In 1252, by order of Landmeister of Prussia Dietrich von Grüningen, Heinrich Stange led a campaign against the Sambians and died in the battle near the village of Germau in Sambia, as reported by Peter of Dusburg and Nikolaus von Jeroschin in both versions of The Chronicle of the Prussian Land,

The brother known as Heinrich Stange, the commander of Christburg and a magnificent hero in battle, assembled a large troop of brothers and armed men on the orders of the master, marched out in battle against the Sambians in the name of the Lord and entered their territory across the sea at the point where there is now a castle called Lochstädt (this was during the winter) and devastated the land far and wide, robbing, burning and killing with great ferocity as far as the village of Germau. The Sambians mounted their defence there and pressed them so hard that the brothers and their army turned and fled.
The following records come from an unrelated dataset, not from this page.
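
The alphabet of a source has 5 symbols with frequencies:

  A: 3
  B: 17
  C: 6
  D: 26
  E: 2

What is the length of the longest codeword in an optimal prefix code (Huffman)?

4

Merge the two lowest-weight nodes at each step:
combine E(2), A(3) → 5
combine 5, C(6) → 11
combine 11, B(17) → 28
combine D(26), 28 → 54
The rarest symbols sit at the bottom; the longest codeword is 4 bits.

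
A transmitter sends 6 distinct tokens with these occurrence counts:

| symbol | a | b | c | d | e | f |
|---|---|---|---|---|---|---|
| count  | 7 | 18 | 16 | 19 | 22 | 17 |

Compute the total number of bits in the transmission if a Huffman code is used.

Build the Huffman tree bottom-up:
a(7) + c(16) → 23
f(17) + b(18) → 35
d(19) + e(22) → 41
23 + 35 → 58
41 + 58 → 99
Total encoded bits = sum of merged weights = 23 + 35 + 41 + 58 + 99 = 256.

256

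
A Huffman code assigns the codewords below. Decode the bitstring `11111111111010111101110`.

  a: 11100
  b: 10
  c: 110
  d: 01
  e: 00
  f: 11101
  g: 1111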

When the commander saw this he set off against the enemy with the intention of holding them off for long enough that his men could escape unharmed. He fought like a lion, showing no fear and wounded many of them. Finally, however, the heathens surrounded him and beat him ferociously, keeping it up until they had knocked him from his horse. When his brother, Brother Hermann, saw this it caused him great distress to see his own flesh and blood being slaughtered in this way. He was seized by a great anger and he ran up and hit out at them valiantly, stabbing and slashing until many of the heathens lay at his feet, some dead, others wounded. In this way he protected his brother and they both inflicted great distress on many a Sambian. Finally they lay dead together on the battlefield. In the meantime the other men retreated without any difficulty and reached home safely.